A common phrase is "It takes a village to raise a child", which indirectly encodes the idea that the whole village is acting as a family to the benefit of each other, which isn't such a stretch given how the feudal society was organized with "family" or "clan" as a placeholder for "nation".

Thinking through a situation using "granny" instead of "ma'am", with everything attached to those words, can't help but drive thinking in different directions because the emotional context and societal expectations of those words are sufficiently different.

A colleague and good friend of mine embodies this idea well. He is tri-lingual (German, English, Japanese) and during a series of conversations we had on morality and the nature of knowledge (epistemology) he expressed his own experience taking the same set of facts and arriving at three very different conclusions that all felt intuitively right, depending on what language he thought in.

So, do LLMs think?

In the last part of this series, we explored the idea that human and machine cognition progresses from simple to increasingly sophisticated representations. We can arrange our understanding of language similarly:

  • Syntax: The rules for combining words/symbols. "The cat sat on the mat" is legal, while "The sat the on cat mat" is not. Note that this is independent of actual meaning: "The furb urkled on the sliz" is valid, even if we don't know what a "furb", "urk" and "sliz" are, although we do know that it was the "furb" that "urk"led.
  • Semantics: The meanings of the symbols themselves, and how they interact. "The cat sat on the mat" and "the mat sat on the cat" are both syntactically correct, but have different semantics (meaning).
  • Pragmatics: The actual, intended meaning of the sentence. "Can you pass the salt?" is not a question of "Do you have the capability to pass the salt" but a request for action.

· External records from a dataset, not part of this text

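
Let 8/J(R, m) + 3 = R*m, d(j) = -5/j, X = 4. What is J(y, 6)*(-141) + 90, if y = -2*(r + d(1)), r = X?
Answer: -106/3 ≈ -35.333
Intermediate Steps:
r = 4
y = 2 (y = -2*(4 - 5/1) = -2*(4 - 5*1) = -2*(4 - 5) = -2*(-1) = 2)
J(R, m) = 8/(-3 + R*m)
J(y, 6)*(-141) + 90 = (8/(-3 + 2*6))*(-141) + 90 = (8/(-3 + 12))*(-141) + 90 = (8/9)*(-141) + 90 = -376/3 + 90 = -106/3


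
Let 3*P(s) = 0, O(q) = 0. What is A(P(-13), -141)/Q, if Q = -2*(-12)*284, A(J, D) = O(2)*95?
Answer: 0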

The listener then forms an idea of how they feel about the request, and decides whether or not and how to respond based on the relationship dynamic, personal inclinations and cultural expectations (by passing the salt and saying "here you go", ideally).

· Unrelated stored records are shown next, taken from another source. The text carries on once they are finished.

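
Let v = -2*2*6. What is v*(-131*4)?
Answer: 12576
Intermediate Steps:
v = -24 (v = -4*6 = -24)
v*(-131*4) = -(-3144)*4 = -24*(-524) = 12576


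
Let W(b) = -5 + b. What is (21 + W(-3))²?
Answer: 169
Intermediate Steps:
(21 + W(-3))² = (21 + (-5 - 3))² = (21 - 8)² = 13² = 169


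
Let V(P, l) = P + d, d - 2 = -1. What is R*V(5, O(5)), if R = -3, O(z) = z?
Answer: -18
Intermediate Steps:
d = 1 (d = 2 - 1 = 1)
V(P, l) = 1 + P (V(P, l) = P + 1 = 1 + P)
R*V(5, O(5)) = -3*(1 + 5) = -3*6 = -18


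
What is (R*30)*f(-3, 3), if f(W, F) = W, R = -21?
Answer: 1890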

Each level implies a higher level of understanding about what is being requested until we arrive at a given outcome. Given the structural progression that we see in both human and artificial neural networks, there is a certain inevitability to exhibiting thinking, or behaviour that often seems indistinguishable from thinking.

Common framing of what is happening tends to fall into two camps: "It's just statistics" and "It's a complete intelligence (AGI)". I think the truth is a bit more nuanced.

My opinion is that the thinking LLMs do is genuine. Inefficiently, incompletely, with a high error rate and limited to heuristic/mid-brain work, but genuine nonetheless.

There are also a number of promising looking paths going forward to improve on that thinking, even if the fruits of such inquiry might not be realized immediately.